-
Notifications
You must be signed in to change notification settings - Fork 0
Cellenics: Architecture
This page is a high level overview of the architecture and main components of Cellenics - an open-source cloud based web platform for Single Cell RNA sequencing analysis.
Here is the main diagram that shows all resources that are part of Cellenics and their connection and interaction with other modules:
Cellenics is composed of 4 modules:
- Data Management Management of existing experiments and creating new ones.
- Data Processing Processing and filtering dataset from irrelevant data points. Consists of several types of steps, where each step is a filter. After each step, visualise on the UI a plot with filtering results. The plot can configured and downloaded from the UI. The default filtering settings can be changed.
- Data Exploration Explore the data post-filtering, providing several highly interactive plots like scatterplot showing all cells separated into clusters, cells x genes marker heatmap, gene list. Capability for various actions like pathway analysis and differential expression.
- Plots and Tables Configure and export plots and figures depicting the researcher’s findings.
Each of the diagrams below shows the resources used for each module and the flow for an example task requested by an authenticated and authorised user within the respective module.
Architectually, these 2 modules are the same and their achitecture follows this diagram:
The main components of Cellenics are:
- UI, the Cellenics front end code.
- API, the project that orchestrates the communication between the front end, the backends and the Data Model.
- worker, the backend for the Data Exploration and Plots and Tables modules.
- pipeline, the backend for the Data Processing module.
- iac, where we host all infrastructure used for running Cellenics.
- releases, where we host the Helm Releases to be picked up by Flux.
The UI, API, worker and the pipeline are all deployed to Kubernetes as Helm charts.
The Cellenics front end code is written in React, redux and uses the Ant Design component framework, Vega and a scatterplot component borrowed by Vitessce. It communicates with the API via http requests (fetch cell sets) or web socket events (give me an embedding for clusters X and Y). The UI has an in-browser cache (we use localforage) to store analysis task results returned from the backend. The UI handles user authentication.

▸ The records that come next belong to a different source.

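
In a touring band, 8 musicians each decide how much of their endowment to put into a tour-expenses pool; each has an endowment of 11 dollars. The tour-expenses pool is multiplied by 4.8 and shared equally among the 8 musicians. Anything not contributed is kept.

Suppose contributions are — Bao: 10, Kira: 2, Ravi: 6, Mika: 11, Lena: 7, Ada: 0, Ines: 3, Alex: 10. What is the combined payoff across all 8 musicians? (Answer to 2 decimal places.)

Total contributed: 10 + 2 + 6 + 11 + 7 + 0 + 3 + 10 = 49; total kept: 8 × 11 − 49 = 39.
The tour-expenses pool pays out 4.8 × 49 = 235.20 in aggregate.
Group total = 39 + 235.20 = 274.20.

274.20 dollars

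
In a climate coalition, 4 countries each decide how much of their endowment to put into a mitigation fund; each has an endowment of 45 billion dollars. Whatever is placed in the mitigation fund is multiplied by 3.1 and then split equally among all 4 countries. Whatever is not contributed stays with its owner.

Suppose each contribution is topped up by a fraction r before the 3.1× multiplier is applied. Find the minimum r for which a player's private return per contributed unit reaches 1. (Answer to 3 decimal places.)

With matching at rate r, one contributed unit becomes (1 + r) in the mitigation fund and returns 3.1 × (1 + r) / 4 to the contributor.
Setting this equal to 1: 1 + r = 4/3.1 = 1.2903.
So the minimum matching rate is r = 1.2903 − 1 = 0.290.

0.290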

The API is written in Node.js and uses Express service that stays in the middle between the UI and the backends and the Data Model. Authorises each request it receives using a Nodejs authoriser module. The also API computes “simple” tasks like:
- getting data from DynamoDB or the S3 buckets
- submitting “heavyweight” tasks (tasks that involve manipulation of the single cell count matrix file) to one of the backends.
- creating SQS queues
- associating existing worker instances with an experiment
- etc.
The worker is composed of two containers: one in Python and one in R. The Python module that listens on an SQS queue and picks up work from it. The work involves various data analysis and machine learning tasks like data processing, computing embeddings, etc. The first time when the worker receives a task, it downloads the relevant single cell count matrix file from S3 to its attached volume and loads it in memory for subsequent uses. Depending on the task type, either the Python or the R container computes the results, and then sends the results back to the API via Redis sockets IO interface.

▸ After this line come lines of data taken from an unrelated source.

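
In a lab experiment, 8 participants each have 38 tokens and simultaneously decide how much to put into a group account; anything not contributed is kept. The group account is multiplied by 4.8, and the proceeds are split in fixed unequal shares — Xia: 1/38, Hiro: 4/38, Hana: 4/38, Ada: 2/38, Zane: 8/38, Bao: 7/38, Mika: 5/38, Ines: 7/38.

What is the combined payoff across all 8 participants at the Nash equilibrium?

For player j, contributing a unit is worthwhile iff 4.8 × (j's share) ≥ 1, i.e. iff j's share is at least 0.2083.
Zane alone (share 8/38) is above the threshold, contributing 38; the remaining 7 contribute 0. Total contributed: 38.
The group account pays out 4.8 × 38 = 182.40 in total (split across the unequal shares, but the aggregate is all that matters for the group sum).
The 7 free-riders keep 38 each, adding 266. Group total = 266 + 182.40 = 448.40.

448.40 tokens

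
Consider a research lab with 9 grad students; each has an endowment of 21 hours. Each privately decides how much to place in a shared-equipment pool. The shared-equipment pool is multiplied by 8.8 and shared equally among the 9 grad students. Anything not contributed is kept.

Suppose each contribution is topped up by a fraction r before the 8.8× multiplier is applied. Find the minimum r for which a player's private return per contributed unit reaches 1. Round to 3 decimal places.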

There is a 1:1 mapping between workers and experiments. Each worker has its own SQS queue it listens to.
Deletion of Worker resources is triggered by hitting an endpoint in the API. It is configured to happen automatically after the worker instance has finished running.
The worker runs in EKS Fargate is a "worker" profile, set in the iac repo in the cluster.yaml definition.
Here are the main AWS resources that are used within Cellenics:
- AWS S3 buckets, where we keep analysis results, processed and unprocessed datasets.
- AWS DynamoDB tables, where we keep experiment-specific information.
- AWS Step Functions state machines, which we use for running Data Processing pipelines.
- AWS EKS, where we run instances of the API, UI, worker, and the pipeline.
- AWS Fargate, used within AWS EKS for running the worker and the pipeline.
The entire AWS infrastructure is deployed via Github Actions workflows, located in the iac repository. For more details, go to iac.
We use Redis with socket io api for communication between the API and the worker. For more details of the architecture, see this https://socket.io/docs/v4/redis-adapter/#emitter To make this work, we have deployed the AWS-managed version of Redis, called ElastiCache.
This is an AWS managed publish-subscribe topic that is used for returning pipeline results back to the API. Multiple pipelines connect to this topic and send the results of their finished tasks to it. The API receives these results without the need to poll for them.
SQS is an AWS managed FIFO queue. It gets deployed dynamically by the API and gets deleted by a resource cleaner that is running in our AWS account. SQS is used for submitting single cell analysis tasks to the worker.
This is a PostgreSQL database managed by AWS. We store all our customer data here.